Sodium molybdate (Mo), as well as sodium tungstate, causes insulin-like effects and normalizes plasma glucose levels in streptozotocin-treated diabetic rats. We studied the effects of Mo on BP, metabolic parameters and release of PR from the mesenteric vascular bed (MVB) in F-overloaded rats.
Four groups of male Sprague-Dawley rats were analysed: Control, tap water to drink; F, F solution 10% W/V to drink; CMo, Mo 100 mg kg day−1 and FMo, both treatments. After 9 weeks, the animals were killed and MVBs removed and the released PRs measured.
F increased BP, glycemia, triglyceridemia and insulinemia. Mo treatment prevented the increases in BP and glycemia, but did not modify triglyceridemia or insulinemia. In addition, Mo decreased BP in controls.
Prostaglandins (PG) F2alpha and E2, PG 6-ketoF1alpha and thromboxane (TX) B2, as well as inactive metabolites of prostacyclin (PGI2) and TXA2 were detected.
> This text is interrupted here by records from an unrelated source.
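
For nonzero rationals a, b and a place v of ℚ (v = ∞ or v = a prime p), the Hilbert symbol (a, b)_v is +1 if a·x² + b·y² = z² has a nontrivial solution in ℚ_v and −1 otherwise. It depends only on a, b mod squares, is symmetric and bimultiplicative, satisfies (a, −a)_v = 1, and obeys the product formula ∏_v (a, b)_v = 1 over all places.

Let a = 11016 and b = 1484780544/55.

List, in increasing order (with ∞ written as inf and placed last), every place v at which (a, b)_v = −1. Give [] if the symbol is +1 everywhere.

[2, 13]

Mod squares: a ≡ 34, b ≡ 12155. Check v ∈ {∞, 2, 3, 5, 11, 13, 17}.
v=5: a=5^0·(≡1), b=5^-1·(≡4) mod 5; (1|5)=+1, (4|5)=+1; (−1)^{0·-1·2}·(+1)^-1·(+1)^0 = +1.
v=13: a=13^0·(≡5), b=13^1·(≡3) mod 13; (5|13)=-1, (3|13)=+1; (−1)^{0·1·6}·(-1)^1·(+1)^0 = -1.
v=∞: 34 > 0 and 12155 > 0  ⇒  (a,b)_∞ = +1.
v=17: a=17^1·(≡2), b=17^1·(≡4) mod 17; (2|17)=+1, (4|17)=+1; (−1)^{1·1·8}·(+1)^1·(+1)^1 = +1.
v=11: a=11^0·(≡5), b=11^-1·(≡1) mod 11; (5|11)=+1, (1|11)=+1; (−1)^{0·-1·5}·(+1)^-1·(+1)^0 = +1.
v=2: v_2(a)=3, v_2(b)=10; units ≡ 1, 3 (mod 8); ε·ε+αω+βω = 0·1+3·1+10·0 ≡ 1  ⇒  (a,b)_2 = -1.
v=3: a=3^4·(≡1), b=3^8·(≡2) mod 3; (1|3)=+1, (2|3)=-1; (−1)^{4·8·1}·(+1)^8·(-1)^4 = +1.
(34, 12155 / ℚ) ramifies at {2, 13}: a division algebra.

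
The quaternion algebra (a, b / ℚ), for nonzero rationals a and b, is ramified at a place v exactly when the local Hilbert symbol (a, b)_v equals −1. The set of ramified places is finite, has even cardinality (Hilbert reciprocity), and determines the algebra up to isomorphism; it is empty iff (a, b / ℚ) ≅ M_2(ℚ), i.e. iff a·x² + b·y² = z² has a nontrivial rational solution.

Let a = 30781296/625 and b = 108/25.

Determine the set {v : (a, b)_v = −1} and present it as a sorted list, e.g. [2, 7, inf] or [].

[2, 3, 7, 29]

(a, b) ≡ (2639, 3) mod (ℚ^×)²; places V = {2, 3, 5, 7, 13, 29, ∞}.
(a,b)_13: α=1, u≡11; β=0, v≡9 (mod 13); (11|13)=-1, (9|13)=+1; sign (−1)^0·-1^0·+1^1 = +1.
(a,b)_∞: sgn(2639)=+, sgn(3)=+, so +1.
(a,b)_5: α=-4, u≡1; β=-2, v≡3 (mod 5); (1|5)=+1, (3|5)=-1; sign (−1)^0·+1^-2·-1^-4 = +1.
(a,b)_3: α=6, u≡2; β=3, v≡1 (mod 3); (2|3)=-1, (1|3)=+1; sign (−1)^0·-1^3·+1^6 = -1.
(a,b)_7: α=1, u≡6; β=0, v≡6 (mod 7); (6|7)=-1, (6|7)=-1; sign (−1)^0·-1^0·-1^1 = -1.
(a,b)_2: α=4, β=2; u≡7, v≡3 (mod 8); ε(u)ε(v)=1·1, αω(v)=4·1, βω(u)=2·0; sum ≡ 1  ⇒  -1.
(a,b)_29: α=1, u≡16; β=0, v≡2 (mod 29); (16|29)=+1, (2|29)=-1; sign (−1)^0·+1^0·-1^1 = -1.
(2639, 3 / ℚ) ramifies at {2, 3, 7, 29}: a division algebra.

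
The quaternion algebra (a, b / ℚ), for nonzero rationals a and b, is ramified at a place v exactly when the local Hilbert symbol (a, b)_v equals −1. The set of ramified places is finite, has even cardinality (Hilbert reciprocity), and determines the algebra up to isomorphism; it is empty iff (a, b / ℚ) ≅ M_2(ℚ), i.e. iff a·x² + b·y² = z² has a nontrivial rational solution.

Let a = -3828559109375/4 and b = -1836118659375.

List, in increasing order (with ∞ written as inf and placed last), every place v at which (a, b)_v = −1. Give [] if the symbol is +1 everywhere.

[5, 11, 13, inf]

(a, b) ≡ (-143, -455) mod (ℚ^×)²; places V = {2, 3, 5, 7, 11, 13, 17, ∞}.
(a,b)_2: α=-2, β=0; u≡1, v≡1 (mod 8); ε(u)ε(v)=0·0, αω(v)=-2·0, βω(u)=0·0; sum ≡ 0  ⇒  +1.
(a,b)_3: α=0, u≡1; β=2, v≡1 (mod 3); (1|3)=+1, (1|3)=+1; sign (−1)^0·+1^2·+1^0 = +1.
(a,b)_∞: sgn(-143)=−, sgn(-455)=−, so -1.
(a,b)_13: α=1, u≡5; β=1, v≡1 (mod 13); (5|13)=-1, (1|13)=+1; sign (−1)^0·-1^1·+1^1 = -1.
(a,b)_17: α=2, u≡14; β=0, v≡13 (mod 17); (14|17)=-1, (13|17)=+1; sign (−1)^0·-1^0·+1^2 = +1.
(a,b)_11: α=3, u≡1; β=4, v≡8 (mod 11); (1|11)=+1, (8|11)=-1; sign (−1)^0·+1^4·-1^3 = -1.
(a,b)_7: α=2, u≡4; β=3, v≡3 (mod 7); (4|7)=+1, (3|7)=-1; sign (−1)^0·+1^3·-1^2 = +1.
(a,b)_5: α=6, u≡3; β=5, v≡4 (mod 5); (3|5)=-1, (4|5)=+1; sign (−1)^0·-1^5·+1^6 = -1.
|Ram(-143, -455)| = 4, even; anisotropic at {5, 11, 13, ∞}.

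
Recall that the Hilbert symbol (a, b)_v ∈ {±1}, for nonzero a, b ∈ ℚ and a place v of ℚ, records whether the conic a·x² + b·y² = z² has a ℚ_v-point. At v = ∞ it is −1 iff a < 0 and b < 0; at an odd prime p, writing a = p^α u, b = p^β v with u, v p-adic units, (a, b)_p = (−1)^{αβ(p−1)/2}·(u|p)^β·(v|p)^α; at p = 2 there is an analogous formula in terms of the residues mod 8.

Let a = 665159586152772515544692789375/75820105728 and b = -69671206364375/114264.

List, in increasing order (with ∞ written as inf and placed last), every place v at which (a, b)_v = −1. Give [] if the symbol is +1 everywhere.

(a, b) ≡ (4389, -8778) mod (ℚ^×)²; places V = {2, 3, 5, 7, 11, 19, 23, 29, 43, 47, ∞}.
(a,b)_47: α=2, u≡6; β=0, v≡40 (mod 47); (6|47)=+1, (40|47)=-1; sign (−1)^0·+1^0·-1^2 = +1.
(a,b)_∞: sgn(4389)=+, sgn(-8778)=−, so +1.
(a,b)_5: α=4, u≡1; β=4, v≡3 (mod 5); (1|5)=+1, (3|5)=-1; sign (−1)^0·+1^4·-1^4 = +1.
(a,b)_2: α=-16, β=-3; u≡5, v≡3 (mod 8); ε(u)ε(v)=0·1, αω(v)=-16·1, βω(u)=-3·1; sum ≡ 1  ⇒  -1.
(a,b)_29: α=4, u≡8; β=2, v≡1 (mod 29); (8|29)=-1, (1|29)=+1; sign (−1)^0·-1^2·+1^4 = +1.
(a,b)_19: α=3, u≡12; β=1, v≡12 (mod 19); (12|19)=-1, (12|19)=-1; sign (−1)^1·-1^1·-1^3 = -1.
(a,b)_3: α=-7, u≡2; β=-3, v≡2 (mod 3); (2|3)=-1, (2|3)=-1; sign (−1)^1·-1^-3·-1^-7 = -1.
(a,b)_43: α=2, u≡2; β=2, v≡33 (mod 43); (2|43)=-1, (33|43)=-1; sign (−1)^0·-1^2·-1^2 = +1.
(a,b)_23: α=-2, u≡11; β=-2, v≡1 (mod 23); (11|23)=-1, (1|23)=+1; sign (−1)^0·-1^-2·+1^-2 = +1.
(a,b)_7: α=9, u≡2; β=3, v≡3 (mod 7); (2|7)=+1, (3|7)=-1; sign (−1)^1·+1^3·-1^9 = +1.
(a,b)_11: α=3, u≡1; β=1, v≡4 (mod 11); (1|11)=+1, (4|11)=+1; sign (−1)^1·+1^1·+1^3 = -1.
Ram(4389, -8778) = {2, 3, 11, 19}; no ℚ_2-point on the conic.

[2, 3, 11, 19]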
F decreased the production of vasodilator PRs PGI2 and PGE2 in MVB. Mo prevented these alterations and increased PGE2 in controls. Vasoconstrict or PRs PGF2alpha and TXA2 release was not modified.
Mo treatment, beyond its known lowering effect on glycemia, prevents the reduction in the vascular release of vasodilator PR observed in this model. This could be one of the mechanisms by which Mo avoids the increase in BP caused by F overload in the rat.